Recipe By: Adapted From Cover & Bake by Cook's Illustrated
Serving Size: 10
4 slices white sandwich bread torn into quarters
2 Tbs unsalted butter melted
1 lb Penne pasta
5 tbs Butter
1 clove Garlic ; mashed
1 tsp dry mustard
1/4 tsp cayenne pepper
6 Tbs all purpose flour ; as required
1 3/4 cups low sodium chicken broth
3 1/2 cups whole milk
2 cups Monterey jack cheese
6 cups extra sharp cheddar cheese shredded about 2 2/3
Freshly ground pepper ; to taste
For the topping:
1 Process the bread and butter in a food processor fitted with a steel blade until coarsely ground, about 6 1 second pulses. Set aside. Some grated parmesan would be really good here too.
For the Mac & Cheese:
1 Adjust oven rack to middle and heat oven to 400.
2 Boil 4 quarts water in a dutch oven over high heat,. Stir in 1 T salt and penne. Cook til al dente, about 8 minutes. Drain pasta and leave in colander, set aside.
3 Wipe pot dry. Add butter and return to medium heat until melted.
4 Add the garlic, mustard and cayenne pepper: cook until fragrant about 30 seconds.
5 Add the flour and cook, stirring constantly until golden brown about 1 minute.
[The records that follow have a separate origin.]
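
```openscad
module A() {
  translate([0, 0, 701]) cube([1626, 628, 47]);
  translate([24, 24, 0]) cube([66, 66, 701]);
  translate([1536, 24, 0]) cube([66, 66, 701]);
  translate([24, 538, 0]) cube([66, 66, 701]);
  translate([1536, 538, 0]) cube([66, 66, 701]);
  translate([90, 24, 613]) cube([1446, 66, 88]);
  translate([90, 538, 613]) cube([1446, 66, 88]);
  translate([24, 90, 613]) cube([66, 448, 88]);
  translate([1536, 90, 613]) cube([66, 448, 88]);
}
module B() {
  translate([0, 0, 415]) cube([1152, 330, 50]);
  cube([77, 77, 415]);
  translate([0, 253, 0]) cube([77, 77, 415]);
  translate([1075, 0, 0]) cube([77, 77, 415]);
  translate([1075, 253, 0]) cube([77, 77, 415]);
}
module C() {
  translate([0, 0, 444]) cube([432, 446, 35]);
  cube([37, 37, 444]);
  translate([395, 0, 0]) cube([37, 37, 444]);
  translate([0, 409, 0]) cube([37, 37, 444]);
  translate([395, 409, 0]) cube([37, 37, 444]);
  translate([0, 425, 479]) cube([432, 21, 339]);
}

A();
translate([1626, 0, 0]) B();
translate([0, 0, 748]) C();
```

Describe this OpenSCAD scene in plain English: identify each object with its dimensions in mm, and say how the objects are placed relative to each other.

A is a rectangular dining table. The top is 1626×628×47 mm with its upper surface at z = 748 mm. It stands on four 66×66 mm square legs, each inset 24 mm from the nearest pair of top edges, running from the floor to the underside of the top. Four apron rails, 66 mm thick and 88 mm tall, run between adjacent legs with their top edges flush with the underside of the top and their outer faces flush with the legs' outer faces.

B is a long wooden bench with a 1152 mm (x) × 330 mm (y) seat, 50 mm thick, its top surface 465 mm above the floor. Four 77 mm square legs at the seat corners, flush with the edges, run from z = 0 to the seat underside.

C is a chair. The seat is a 432×446×35 mm slab with its top at z = 479 mm, on four 37×37 mm corner legs (flush with the seat edges, standing on z = 0). A flat backrest 21 mm thick, 339 mm tall, spans the full seat width and rises from the seat top along its +y edge, rear face flush with the rear of the seat.

The bench is against the table's +x side, with their −y faces flush. The chair is on top of the table.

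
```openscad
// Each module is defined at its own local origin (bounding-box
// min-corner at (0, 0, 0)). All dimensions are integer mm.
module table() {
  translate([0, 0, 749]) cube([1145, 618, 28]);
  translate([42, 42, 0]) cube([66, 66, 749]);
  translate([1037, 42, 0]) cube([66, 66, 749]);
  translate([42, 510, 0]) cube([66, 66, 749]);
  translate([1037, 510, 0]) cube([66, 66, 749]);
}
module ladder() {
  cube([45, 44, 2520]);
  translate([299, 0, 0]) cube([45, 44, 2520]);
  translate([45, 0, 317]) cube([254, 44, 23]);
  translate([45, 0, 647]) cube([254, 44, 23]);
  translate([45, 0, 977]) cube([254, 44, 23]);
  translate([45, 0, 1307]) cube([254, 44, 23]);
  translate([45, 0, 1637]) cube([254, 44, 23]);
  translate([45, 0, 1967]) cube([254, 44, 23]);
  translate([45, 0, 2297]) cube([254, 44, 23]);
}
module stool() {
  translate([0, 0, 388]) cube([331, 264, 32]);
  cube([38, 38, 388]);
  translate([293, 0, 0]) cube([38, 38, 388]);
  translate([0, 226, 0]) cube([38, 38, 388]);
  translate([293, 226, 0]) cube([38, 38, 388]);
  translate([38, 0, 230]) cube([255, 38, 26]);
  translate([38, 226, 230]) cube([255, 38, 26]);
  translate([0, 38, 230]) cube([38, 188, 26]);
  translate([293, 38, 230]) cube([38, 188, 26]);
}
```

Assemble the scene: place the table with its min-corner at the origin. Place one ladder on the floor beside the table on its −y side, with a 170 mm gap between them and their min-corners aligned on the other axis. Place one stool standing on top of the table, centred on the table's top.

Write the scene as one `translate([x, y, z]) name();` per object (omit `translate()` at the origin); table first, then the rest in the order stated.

table();
translate([0, -214, 0]) ladder();
translate([407, 177, 777]) stool();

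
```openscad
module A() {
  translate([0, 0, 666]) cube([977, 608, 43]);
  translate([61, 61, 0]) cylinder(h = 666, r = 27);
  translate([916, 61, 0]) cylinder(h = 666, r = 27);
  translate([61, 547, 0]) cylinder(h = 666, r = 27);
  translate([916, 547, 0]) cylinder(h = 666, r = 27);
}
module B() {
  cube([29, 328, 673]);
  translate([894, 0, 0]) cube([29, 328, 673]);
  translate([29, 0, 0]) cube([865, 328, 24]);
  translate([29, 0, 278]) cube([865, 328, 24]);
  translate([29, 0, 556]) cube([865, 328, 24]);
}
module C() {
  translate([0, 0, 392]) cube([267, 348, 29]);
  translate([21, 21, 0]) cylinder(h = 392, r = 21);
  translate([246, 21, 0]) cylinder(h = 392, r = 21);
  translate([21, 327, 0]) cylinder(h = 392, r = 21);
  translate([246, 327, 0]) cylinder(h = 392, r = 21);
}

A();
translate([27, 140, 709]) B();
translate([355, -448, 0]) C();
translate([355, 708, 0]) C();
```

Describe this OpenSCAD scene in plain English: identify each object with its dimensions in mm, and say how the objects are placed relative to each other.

A is a table: top 977 mm (x) × 608 mm (y), 43 mm thick, upper face at z = 709 mm, on four round legs of 54 mm diameter, each leg's bounding box inset 34 mm from the nearest pair of top edges, running from z = 0 to the bottom of the top.

B is a bookshelf 923 mm wide overall, 328 mm deep and 673 mm tall. The two sides are 29 mm thick vertical panels. 3 horizontal shelves of 24 mm thickness span between the inner faces of the sides; the lowest shelf sits on the floor and shelves are stacked with a clear vertical gap of 254 mm between each pair.

C is a four-legged stool. The seat is 267×348 mm, 29 mm thick, top at z = 421 mm. It stands on four round legs, each 42 mm in diameter, from z = 0 to the seat underside, each leg's axis is inset half a diameter from the nearest pair of seat edges (so the leg's bounding box is flush with the corner).

The bookshelf is on top of the table, centred. Two stools sit around the table at the −y, +y sides.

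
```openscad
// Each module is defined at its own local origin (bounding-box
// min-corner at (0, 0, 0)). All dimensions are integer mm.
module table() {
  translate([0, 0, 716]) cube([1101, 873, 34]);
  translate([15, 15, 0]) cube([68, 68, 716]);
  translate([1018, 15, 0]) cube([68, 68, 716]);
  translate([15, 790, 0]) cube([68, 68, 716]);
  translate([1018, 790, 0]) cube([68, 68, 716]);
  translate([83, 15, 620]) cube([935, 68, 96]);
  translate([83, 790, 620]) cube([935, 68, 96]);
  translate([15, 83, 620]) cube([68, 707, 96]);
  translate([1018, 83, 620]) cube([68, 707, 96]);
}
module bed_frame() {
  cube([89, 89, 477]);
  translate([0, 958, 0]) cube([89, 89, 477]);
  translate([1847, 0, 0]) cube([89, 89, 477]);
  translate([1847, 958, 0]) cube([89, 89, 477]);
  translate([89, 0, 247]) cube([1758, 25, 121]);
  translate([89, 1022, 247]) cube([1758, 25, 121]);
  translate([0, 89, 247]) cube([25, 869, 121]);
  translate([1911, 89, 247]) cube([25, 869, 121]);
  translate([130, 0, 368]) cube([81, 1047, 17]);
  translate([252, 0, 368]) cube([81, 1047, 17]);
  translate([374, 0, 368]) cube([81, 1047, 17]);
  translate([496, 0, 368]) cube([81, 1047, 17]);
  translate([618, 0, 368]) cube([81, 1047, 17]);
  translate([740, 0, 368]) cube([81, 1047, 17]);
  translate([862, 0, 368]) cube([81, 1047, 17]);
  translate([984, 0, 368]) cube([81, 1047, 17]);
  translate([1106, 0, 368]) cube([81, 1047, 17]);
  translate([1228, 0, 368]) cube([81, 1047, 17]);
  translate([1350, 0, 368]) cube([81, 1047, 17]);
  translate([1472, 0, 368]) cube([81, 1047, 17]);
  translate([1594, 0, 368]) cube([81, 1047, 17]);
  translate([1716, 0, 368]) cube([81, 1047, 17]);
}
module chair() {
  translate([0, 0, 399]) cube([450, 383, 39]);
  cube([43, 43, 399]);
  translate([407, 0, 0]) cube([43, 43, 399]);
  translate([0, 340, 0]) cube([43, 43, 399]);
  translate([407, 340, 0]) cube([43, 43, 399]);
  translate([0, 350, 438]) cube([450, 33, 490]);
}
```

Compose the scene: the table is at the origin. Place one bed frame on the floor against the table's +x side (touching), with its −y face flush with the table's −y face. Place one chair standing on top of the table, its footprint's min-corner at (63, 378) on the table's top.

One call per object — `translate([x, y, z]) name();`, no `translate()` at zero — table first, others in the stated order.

table();
translate([1101, 0, 0]) bed_frame();
translate([63, 378, 750]) chair();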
6 Slowly whisk in chicken broth and milk. Bring to a simmer and cook, whisking often, until mixture begins to thicken. (If for some reason you have used a low- or no-fat milk, this will take a long time, if it happens at all.) The recipe has eight cups of cheese, give it up and use real milk...in for a penny, in for a pound (literally).
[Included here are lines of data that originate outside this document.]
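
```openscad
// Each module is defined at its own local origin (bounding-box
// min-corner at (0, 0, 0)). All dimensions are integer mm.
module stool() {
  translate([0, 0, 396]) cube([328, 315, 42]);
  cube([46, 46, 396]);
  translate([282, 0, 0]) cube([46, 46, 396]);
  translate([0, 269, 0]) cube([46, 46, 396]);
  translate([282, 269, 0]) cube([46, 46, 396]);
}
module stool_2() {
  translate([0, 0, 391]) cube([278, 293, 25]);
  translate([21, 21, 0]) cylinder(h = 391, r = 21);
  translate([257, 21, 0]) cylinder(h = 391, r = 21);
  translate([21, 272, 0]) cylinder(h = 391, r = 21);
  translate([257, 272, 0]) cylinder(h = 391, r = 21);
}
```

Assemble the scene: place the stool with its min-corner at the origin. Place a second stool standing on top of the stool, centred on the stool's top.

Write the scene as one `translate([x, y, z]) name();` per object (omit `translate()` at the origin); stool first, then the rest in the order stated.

stool();
translate([25, 11, 438]) stool_2();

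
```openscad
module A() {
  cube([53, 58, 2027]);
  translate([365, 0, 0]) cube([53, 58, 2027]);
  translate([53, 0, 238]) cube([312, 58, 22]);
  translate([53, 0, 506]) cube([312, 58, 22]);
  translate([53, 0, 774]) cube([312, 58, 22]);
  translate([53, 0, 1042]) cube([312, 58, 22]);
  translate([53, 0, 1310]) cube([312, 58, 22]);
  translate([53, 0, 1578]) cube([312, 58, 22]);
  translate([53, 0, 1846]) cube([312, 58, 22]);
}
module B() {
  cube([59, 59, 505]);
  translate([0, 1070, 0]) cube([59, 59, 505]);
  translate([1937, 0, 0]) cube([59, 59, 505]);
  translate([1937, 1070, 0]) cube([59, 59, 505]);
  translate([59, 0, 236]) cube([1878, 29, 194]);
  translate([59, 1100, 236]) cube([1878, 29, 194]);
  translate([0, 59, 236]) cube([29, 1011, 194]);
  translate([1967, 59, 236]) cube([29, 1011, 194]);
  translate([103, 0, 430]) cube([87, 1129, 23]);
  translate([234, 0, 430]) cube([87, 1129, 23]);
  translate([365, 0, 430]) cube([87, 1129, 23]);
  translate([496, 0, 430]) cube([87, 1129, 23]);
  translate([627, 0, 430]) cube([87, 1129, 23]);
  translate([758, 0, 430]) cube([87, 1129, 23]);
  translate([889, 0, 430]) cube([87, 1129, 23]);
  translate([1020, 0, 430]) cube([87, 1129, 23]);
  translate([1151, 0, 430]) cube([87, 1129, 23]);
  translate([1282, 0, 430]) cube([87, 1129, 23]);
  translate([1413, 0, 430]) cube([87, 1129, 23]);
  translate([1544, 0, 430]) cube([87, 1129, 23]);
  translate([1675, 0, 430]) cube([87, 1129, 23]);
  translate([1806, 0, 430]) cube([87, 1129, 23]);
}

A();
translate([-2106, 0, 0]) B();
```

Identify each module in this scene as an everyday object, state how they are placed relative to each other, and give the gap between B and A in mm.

The bed frame's nearest face is 110 mm from the ladder's −x face.

A is a ladder. B is a bed frame. The bed frame is on the floor beside the ladder on its −x side. The gap between the bed frame and the ladder is 110 mm.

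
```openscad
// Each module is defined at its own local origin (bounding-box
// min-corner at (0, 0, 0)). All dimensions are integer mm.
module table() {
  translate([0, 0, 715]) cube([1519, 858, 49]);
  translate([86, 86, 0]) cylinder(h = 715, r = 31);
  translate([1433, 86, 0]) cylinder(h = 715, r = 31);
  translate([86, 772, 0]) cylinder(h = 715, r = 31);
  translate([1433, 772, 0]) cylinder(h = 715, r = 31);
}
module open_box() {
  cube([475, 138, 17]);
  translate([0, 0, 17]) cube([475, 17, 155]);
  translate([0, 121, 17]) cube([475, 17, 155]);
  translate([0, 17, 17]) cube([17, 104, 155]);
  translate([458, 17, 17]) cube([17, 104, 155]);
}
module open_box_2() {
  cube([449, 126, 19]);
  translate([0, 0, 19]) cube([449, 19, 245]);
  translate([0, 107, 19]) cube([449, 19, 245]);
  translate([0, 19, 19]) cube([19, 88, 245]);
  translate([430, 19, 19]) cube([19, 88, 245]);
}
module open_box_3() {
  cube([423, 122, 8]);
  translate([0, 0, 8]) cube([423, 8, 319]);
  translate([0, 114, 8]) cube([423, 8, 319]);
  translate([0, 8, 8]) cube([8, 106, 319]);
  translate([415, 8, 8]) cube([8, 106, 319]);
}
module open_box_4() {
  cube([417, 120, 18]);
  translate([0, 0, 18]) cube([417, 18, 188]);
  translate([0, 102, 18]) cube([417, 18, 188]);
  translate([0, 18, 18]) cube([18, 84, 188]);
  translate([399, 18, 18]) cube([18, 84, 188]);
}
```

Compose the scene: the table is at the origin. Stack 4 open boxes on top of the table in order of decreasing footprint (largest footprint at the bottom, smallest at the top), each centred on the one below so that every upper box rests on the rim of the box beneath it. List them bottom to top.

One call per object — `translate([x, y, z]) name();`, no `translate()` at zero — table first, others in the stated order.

table();
translate([522, 360, 764]) open_box();
translate([535, 366, 936]) open_box_2();
translate([548, 368, 1200]) open_box_3();
translate([551, 369, 1527]) open_box_4();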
7 Off the heat, whisk in the cheeses gradually until completely melted. Season w/ salt and pepper to taste.
8 Add the drained pasta to the cheese sauce and stir; it will be very saucy...this is very very good.
9 Pour into a 9 X 13 baking dish or shallow casserole of similar size.
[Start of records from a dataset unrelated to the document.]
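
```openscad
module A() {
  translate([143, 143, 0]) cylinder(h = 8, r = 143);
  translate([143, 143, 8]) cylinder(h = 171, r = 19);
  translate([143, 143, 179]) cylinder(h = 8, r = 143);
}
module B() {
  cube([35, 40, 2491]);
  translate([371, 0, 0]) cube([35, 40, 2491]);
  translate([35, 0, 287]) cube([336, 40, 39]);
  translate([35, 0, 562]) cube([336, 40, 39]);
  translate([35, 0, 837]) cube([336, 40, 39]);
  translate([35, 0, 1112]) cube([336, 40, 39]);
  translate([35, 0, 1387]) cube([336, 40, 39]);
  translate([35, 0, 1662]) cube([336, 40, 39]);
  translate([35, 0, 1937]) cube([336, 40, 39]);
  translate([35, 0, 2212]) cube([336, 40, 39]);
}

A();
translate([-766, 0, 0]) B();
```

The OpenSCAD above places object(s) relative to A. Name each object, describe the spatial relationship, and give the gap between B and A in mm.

The ladder's nearest face is 360 mm from the spool's −x face.

A is a spool. B is a ladder. The ladder is on the floor beside the spool on its −x side. The gap between the ladder and the spool is 360 mm.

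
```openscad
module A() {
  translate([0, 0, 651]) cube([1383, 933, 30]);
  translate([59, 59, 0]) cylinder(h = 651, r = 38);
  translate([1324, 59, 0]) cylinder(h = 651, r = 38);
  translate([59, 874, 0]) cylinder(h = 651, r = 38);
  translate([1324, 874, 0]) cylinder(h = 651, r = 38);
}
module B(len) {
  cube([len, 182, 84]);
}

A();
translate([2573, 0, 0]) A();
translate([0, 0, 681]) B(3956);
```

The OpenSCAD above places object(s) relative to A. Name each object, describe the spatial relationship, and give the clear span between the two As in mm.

Second table starts at x = 2573; first ends at x = 1383; clear span = 2573 − 1383 = 1190 mm.

A is a table. B is a beam. A beam spans the tops of two tables. The clear span between the two tables is 1190 mm.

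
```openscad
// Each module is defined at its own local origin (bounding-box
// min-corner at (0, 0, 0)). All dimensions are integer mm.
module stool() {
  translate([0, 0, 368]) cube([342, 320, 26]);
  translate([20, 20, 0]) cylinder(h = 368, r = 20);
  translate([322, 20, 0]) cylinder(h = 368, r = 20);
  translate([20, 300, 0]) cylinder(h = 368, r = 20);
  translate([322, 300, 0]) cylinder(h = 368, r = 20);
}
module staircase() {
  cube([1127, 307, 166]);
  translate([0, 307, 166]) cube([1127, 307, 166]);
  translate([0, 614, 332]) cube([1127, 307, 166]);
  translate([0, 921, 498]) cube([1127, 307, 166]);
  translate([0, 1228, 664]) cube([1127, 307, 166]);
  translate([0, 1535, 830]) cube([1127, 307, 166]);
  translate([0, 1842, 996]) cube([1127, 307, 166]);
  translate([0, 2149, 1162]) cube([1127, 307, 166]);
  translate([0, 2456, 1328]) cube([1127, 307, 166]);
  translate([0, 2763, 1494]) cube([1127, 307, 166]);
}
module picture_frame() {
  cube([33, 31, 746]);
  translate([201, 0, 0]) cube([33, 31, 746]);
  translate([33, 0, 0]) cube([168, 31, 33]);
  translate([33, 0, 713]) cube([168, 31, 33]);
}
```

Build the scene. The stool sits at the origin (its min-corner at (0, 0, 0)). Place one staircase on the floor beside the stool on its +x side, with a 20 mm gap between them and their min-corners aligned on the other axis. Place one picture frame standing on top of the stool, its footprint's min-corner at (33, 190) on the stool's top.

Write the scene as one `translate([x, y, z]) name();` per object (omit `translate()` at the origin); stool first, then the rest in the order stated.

stool();
translate([362, 0, 0]) staircase();
translate([33, 190, 394]) picture_frame();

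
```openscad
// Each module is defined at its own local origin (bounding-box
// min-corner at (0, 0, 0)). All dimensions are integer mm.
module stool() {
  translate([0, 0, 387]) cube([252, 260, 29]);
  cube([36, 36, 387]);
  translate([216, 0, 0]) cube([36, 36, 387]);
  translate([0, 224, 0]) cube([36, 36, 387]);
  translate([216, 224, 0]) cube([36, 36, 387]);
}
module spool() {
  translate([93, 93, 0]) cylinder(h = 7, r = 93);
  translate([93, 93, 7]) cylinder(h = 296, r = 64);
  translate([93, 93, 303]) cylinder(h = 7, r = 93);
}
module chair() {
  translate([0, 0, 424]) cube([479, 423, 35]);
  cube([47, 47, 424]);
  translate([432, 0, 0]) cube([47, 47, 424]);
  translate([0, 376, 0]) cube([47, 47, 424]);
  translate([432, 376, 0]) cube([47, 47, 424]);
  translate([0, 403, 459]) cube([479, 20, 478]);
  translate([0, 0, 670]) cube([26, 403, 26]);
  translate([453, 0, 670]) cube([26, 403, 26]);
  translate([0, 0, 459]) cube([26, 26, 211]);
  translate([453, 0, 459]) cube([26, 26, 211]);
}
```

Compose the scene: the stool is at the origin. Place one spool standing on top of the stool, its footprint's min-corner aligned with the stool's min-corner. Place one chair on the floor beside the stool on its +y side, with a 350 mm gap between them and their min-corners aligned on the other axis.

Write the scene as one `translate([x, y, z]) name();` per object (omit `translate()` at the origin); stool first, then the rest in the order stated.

stool();
translate([0, 0, 416]) spool();
translate([0, 610, 0]) chair();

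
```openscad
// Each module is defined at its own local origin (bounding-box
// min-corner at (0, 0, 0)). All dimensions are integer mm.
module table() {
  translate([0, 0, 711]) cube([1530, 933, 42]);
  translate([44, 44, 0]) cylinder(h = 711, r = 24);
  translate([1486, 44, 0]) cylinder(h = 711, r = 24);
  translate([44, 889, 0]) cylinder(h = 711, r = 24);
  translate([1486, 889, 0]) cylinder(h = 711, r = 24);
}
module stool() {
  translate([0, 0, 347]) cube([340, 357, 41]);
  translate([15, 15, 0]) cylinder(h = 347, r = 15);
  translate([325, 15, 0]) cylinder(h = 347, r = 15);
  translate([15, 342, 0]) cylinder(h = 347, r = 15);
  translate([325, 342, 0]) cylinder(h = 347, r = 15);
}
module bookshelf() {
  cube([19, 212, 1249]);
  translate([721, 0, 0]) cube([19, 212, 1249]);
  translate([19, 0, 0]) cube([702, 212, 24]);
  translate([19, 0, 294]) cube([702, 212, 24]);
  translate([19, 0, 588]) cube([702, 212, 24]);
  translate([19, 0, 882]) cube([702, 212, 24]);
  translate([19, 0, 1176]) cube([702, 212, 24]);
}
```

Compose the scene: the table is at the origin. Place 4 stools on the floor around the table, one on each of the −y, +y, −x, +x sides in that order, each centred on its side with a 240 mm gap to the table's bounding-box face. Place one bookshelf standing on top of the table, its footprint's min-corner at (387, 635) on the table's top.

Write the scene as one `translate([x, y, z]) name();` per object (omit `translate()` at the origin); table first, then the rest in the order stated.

table();
translate([595, -597, 0]) stool();
translate([595, 1173, 0]) stool();
translate([-580, 288, 0]) stool();
translate([1770, 288, 0]) stool();
translate([387, 635, 753]) bookshelf();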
10 Sprinkle with bread topping and bake until golden brown and bubbling around the edges. 25-30 minutes.
11 Remove from oven and cool for 10 minutes before serving.
1 Assemble casserole as directed in step 9 but do not sprinkle with bread topping or bake. Wrap dish tightly.- Refrigerate for up to 3 days or freeze for 2 months.
2 Allow casserole to sit at room temp for 1 hour before baking.
3 Wrap dish with foil and bake until casserole is moderately hot 25-30 minutes.
4 Remove foil and continue to cook until bread crumbs are brown 25 minutes longer. Allow to cool for 10 minutes.